Arquette's character in True Romance, Alabama, is clearly an Elvis woman, as Uma Thurman's character in Pulp Fiction might have said.
Her style is southern rockabilly trashy which is nice for those of us who find that sort of thing appealing but is made doubly so by that voice of hers.
And of course this is another thing that makes her an improbably perfect match for Clarence, who tells a woman at the beginning of the film that despite not being gay he would happily fuck Elvis.
Neither Clarence nor Alabama is free of common, lower class bigotry, which is a typical Tarantino touch. Despite all the big things that happen in his movies, he never writes movies about paragons, his characters always seem to be reflective of a social group or milieu, which is an effect of Tarantino's philosophy of not imposing his own moral outlook on his characters.
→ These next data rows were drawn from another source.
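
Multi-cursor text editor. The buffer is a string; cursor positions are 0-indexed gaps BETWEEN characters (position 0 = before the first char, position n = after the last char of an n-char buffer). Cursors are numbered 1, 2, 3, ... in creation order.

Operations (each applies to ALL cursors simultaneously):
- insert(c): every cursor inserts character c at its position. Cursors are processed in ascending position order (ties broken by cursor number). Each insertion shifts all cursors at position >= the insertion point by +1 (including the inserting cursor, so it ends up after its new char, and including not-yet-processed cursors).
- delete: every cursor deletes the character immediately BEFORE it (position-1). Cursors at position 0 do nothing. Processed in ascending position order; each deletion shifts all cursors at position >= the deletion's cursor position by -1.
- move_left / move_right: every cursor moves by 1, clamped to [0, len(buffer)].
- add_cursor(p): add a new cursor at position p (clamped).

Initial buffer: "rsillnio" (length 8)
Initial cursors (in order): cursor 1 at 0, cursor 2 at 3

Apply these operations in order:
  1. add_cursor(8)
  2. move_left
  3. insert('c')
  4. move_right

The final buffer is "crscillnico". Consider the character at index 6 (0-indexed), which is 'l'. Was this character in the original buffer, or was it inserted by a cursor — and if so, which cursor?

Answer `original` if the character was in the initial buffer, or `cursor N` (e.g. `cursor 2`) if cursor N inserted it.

Answer: original

Derivation:
After op 1 (add_cursor(8)): buffer="rsillnio" (len 8), cursors c1@0 c2@3 c3@8, authorship ........
After op 2 (move_left): buffer="rsillnio" (len 8), cursors c1@0 c2@2 c3@7, authorship ........
After op 3 (insert('c')): buffer="crscillnico" (len 11), cursors c1@1 c2@4 c3@10, authorship 1..2.....3.
After op 4 (move_right): buffer="crscillnico" (len 11), cursors c1@2 c2@5 c3@11, authorship 1..2.....3.
Authorship (.=original, N=cursor N): 1 . . 2 . . . . . 3 .
Index 6: author = original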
This of course facilitates one of the most famous scenes in the movie, where Christopher Walken as a mafia Don interrogates Clarence's father, played by the late Dennis Hopper.
Tarantino and Scott avoid inserting some "I'm not a racist," cue. They trust the audience to know the point of Hopper telling Walken his great grandmother had sex "with a nigger" is that Hopper knows how much it would offend Walken. And maybe Hopper's character is racist, too--he's a former police officer living in poverty in Detroit, it's not outside the realm of probability. The great thing about the scene is the sense that, between these two men, all notions of discretion and decency are completely out the window. Walken is unquestionably going to beat Hopper to death, and Hopper is unquestionably not going to crack--and the way he demonstrates this shows not only his resolve but also his complete departure from civil consideration.
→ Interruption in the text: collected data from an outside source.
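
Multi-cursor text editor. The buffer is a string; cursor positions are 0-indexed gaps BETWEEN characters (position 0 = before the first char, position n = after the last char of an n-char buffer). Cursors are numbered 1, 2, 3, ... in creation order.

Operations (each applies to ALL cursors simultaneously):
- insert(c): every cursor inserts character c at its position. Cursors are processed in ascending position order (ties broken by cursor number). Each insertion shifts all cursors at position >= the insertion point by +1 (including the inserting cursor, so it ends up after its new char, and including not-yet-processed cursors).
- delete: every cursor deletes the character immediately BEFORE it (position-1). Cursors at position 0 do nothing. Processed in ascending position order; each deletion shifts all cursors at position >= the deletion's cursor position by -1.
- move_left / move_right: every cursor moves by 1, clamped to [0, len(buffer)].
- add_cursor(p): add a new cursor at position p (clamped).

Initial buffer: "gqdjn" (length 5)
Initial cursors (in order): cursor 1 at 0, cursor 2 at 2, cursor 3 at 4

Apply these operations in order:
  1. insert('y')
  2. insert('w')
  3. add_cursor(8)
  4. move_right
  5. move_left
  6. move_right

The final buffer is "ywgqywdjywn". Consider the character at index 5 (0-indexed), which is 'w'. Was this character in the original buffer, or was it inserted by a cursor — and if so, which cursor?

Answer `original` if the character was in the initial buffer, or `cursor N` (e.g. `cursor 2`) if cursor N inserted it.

After op 1 (insert('y')): buffer="ygqydjyn" (len 8), cursors c1@1 c2@4 c3@7, authorship 1..2..3.
After op 2 (insert('w')): buffer="ywgqywdjywn" (len 11), cursors c1@2 c2@6 c3@10, authorship 11..22..33.
After op 3 (add_cursor(8)): buffer="ywgqywdjywn" (len 11), cursors c1@2 c2@6 c4@8 c3@10, authorship 11..22..33.
After op 4 (move_right): buffer="ywgqywdjywn" (len 11), cursors c1@3 c2@7 c4@9 c3@11, authorship 11..22..33.
After op 5 (move_left): buffer="ywgqywdjywn" (len 11), cursors c1@2 c2@6 c4@8 c3@10, authorship 11..22..33.
After op 6 (move_right): buffer="ywgqywdjywn" (len 11), cursors c1@3 c2@7 c4@9 c3@11, authorship 11..22..33.
Authorship (.=original, N=cursor N): 1 1 . . 2 2 . . 3 3 .
Index 5: author = 2

Answer: cursor 2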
And the film's other famous interrogation sequence, between the late James Gandolfini and Patricia Arquette, is no less impressive. Gandolfini has something like seventh or eighth billing but this scene by itself has has far more to it than Brad Pitt's entertaining pot head or Gary Oldman's complex and threatening poseur pimp.
Like Hopper, Arquette is absolutely firm in her conviction not to give up information. But she's a little smarter, she's cool as a cucumber when she tries to bluff Gandolfini at the beginning and if Gandolfini hadn't already had good information that she was the girl he was looking for one thinks she may have gotten away. But she doesn't and he proceeds to beat the shit out of her.
But this is hardly the typical scene of a man beating a woman--even of a mobster beating a woman. He makes no attempt to sexually assault her, there seems to be a mutual understanding between them, even a respect--on top of which there's a psychological battle going on that's almost separate from the physical beating. The beating is almost a formality, they both seem to acknowledge this is what has to happen.
His real ploy is when he sits down and tells her what it's like to kill people, how his first time was hard, the second time wasn't quite as hard, and now he does it just to see a person's expression change. He's letting her know how far he can go, but like a good actor knows he needs to have real feeling in his performance, one senses he's telling her the truth; this is what killing is like for him. And from how impersonal the beating is, and how disconnected it seems to be from his level of respect for her we can infer it's the truth.
Tarantino seems fond of the interrogation scene as a platform for a psychological discourse and character development--even one sided interrogations like the ones in Reservoir Dogs, and Pulp Fiction. Christoph Waltz spends almost all his screen time in Inglorious Basterds conducting interrogations.
Clarence is an oddly passive character for most of the movie, but that's fine. He actually doesn't really need to do anything after he goes after Alabama's pimp--that piece of the story starts out with the viewer thinking, damn, this kid's about to do something incredibly, pointlessly stupid and somehow this makes it all the funnier and sweeter when he succeeds. It's the essence of why you pull for Clarence and Alabama--their "true romance" is sort of stupid but oddly perfect and completely wonderful. They're both characters of simple, unshakeable resolve.